Письмо из Тухоли, 22 декабря 1921 года:
«Сегодня польский сочельник… По соседнему с лагерем шоссе гремят подводы, счастливые люди, имеющие Родину, дома и семьи едут в костёлы и кирхи. Скоро придёт и наше Рождество. Чем отметим этот великий праздник Рождения Правды на земле? Щемящей грустью… Беспредельной тоскою по утерянной Родине, по голодающим нашим близким… Скоро придёт к нам наш праздник, но уже и сейчас под шум колес на шоссе в нашу землянку спустилась тоска — милая, как чары возлюбленной, и тяжёлая, как удушливые газы… Спустилась и надолго отравила наши души…»

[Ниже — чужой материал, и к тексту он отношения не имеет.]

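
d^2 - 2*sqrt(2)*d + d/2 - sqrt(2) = (d + 1/2)*(d - 2*sqrt(2))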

Лагерь Тухоля был закрыт лишь в 1923 году. Сохранилось Тухольское лагерное кладбище, неухоженное и, смело скажем, забытое Россией! Нет православных крестов на могилах наших соотечественников. Лишь шестиметровый обелиск, установленный германской администрацией в 1916 году умершим военнопленным неприятельских армий (в основном русским пленным) с надписью на четырёх языках: немецком, русском, польском и румынском. Русские и румыны похоронены иногда в одних братских могилах. Польские власти увековечили это место двумя стендами в 1990 году. На одном — информация о погребённых пленных Первой мировой войны, на другом — об умерших «большевистских пленных» (1920−1921 годы).
Россия, вспомни своих сыновей!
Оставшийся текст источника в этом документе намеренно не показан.